Überlebt die EU das überhaupt?

Von der Leyen

Was als historischer Meilenstein verkauft wurde, entpuppte sich am Ende als peinliche Niederlage für den Brüsseler Machtapparat. Der EU-Gipfel Mitte Dezember sollte eigentlich zwei große Prestigeprojekte besiegeln: Zum einen die dauerhafte Abschöpfung eingefrorener russischer Vermögenswerte bei Euroclear, zum anderen die endgültige Zustimmung zum Mercosur-Abkommen. Beide Vorhaben zerfielen jedoch unter dem Widerstand einzelner Mitgliedstaaten. Doch während die öffentliche Debatte sich auf dieses sichtbare Scheitern konzentrierte, vollzog sich im Hintergrund ein Vorgang, dessen Tragweite deutlich größer sein könnte.

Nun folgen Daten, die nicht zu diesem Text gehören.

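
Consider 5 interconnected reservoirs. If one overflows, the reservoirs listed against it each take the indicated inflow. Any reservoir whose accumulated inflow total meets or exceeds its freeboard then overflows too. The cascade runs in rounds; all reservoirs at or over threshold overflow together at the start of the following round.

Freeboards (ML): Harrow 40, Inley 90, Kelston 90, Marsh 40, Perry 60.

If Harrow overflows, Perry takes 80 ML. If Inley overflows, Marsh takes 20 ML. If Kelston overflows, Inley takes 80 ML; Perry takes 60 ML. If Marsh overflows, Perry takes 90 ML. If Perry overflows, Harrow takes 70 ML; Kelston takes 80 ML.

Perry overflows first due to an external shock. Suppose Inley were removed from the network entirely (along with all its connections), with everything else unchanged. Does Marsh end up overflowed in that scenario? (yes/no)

no

With Inley removed:
Round 1 — Perry overflows (initial).
  Harrow: +70 → 70 ≥ 40
  Kelston: +80 → 80 < 90
Round 2 — Harrow overflows.
No further overflows.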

Unauffällig und nahezu ohne öffentliche Diskussion wurde ein Finanzkonstrukt etabliert, das den Grundpfeilern der europäischen Währungsarchitektur widerspricht. Die Europäische Union will der Ukraine in den kommenden zwei Jahren einen Kreditrahmen von rund 90 Milliarden Euro zur Verfügung stellen – zinsfrei und ohne realistische Rückzahlungsverpflichtung. Denn die Rückführung der Mittel soll nur erfolgen, falls Russland jemals Reparationszahlungen leistet. Ein Szenario, das faktisch ausgeschlossen ist.

Alles sehr teuer!

Finanziert werden soll dieses Programm über Anleihen der EU, die formal mit russischem Vermögen unterlegt sind. De facto jedoch haften die Mitgliedstaaten gemeinschaftlich. Auch wenn der Begriff vermieden wird: Es handelt sich um nichts anderes als eine gemeinsame Schuldenaufnahme. Ein Prinzip, das in den europäischen Verträgen eigentlich ausgeschlossen ist.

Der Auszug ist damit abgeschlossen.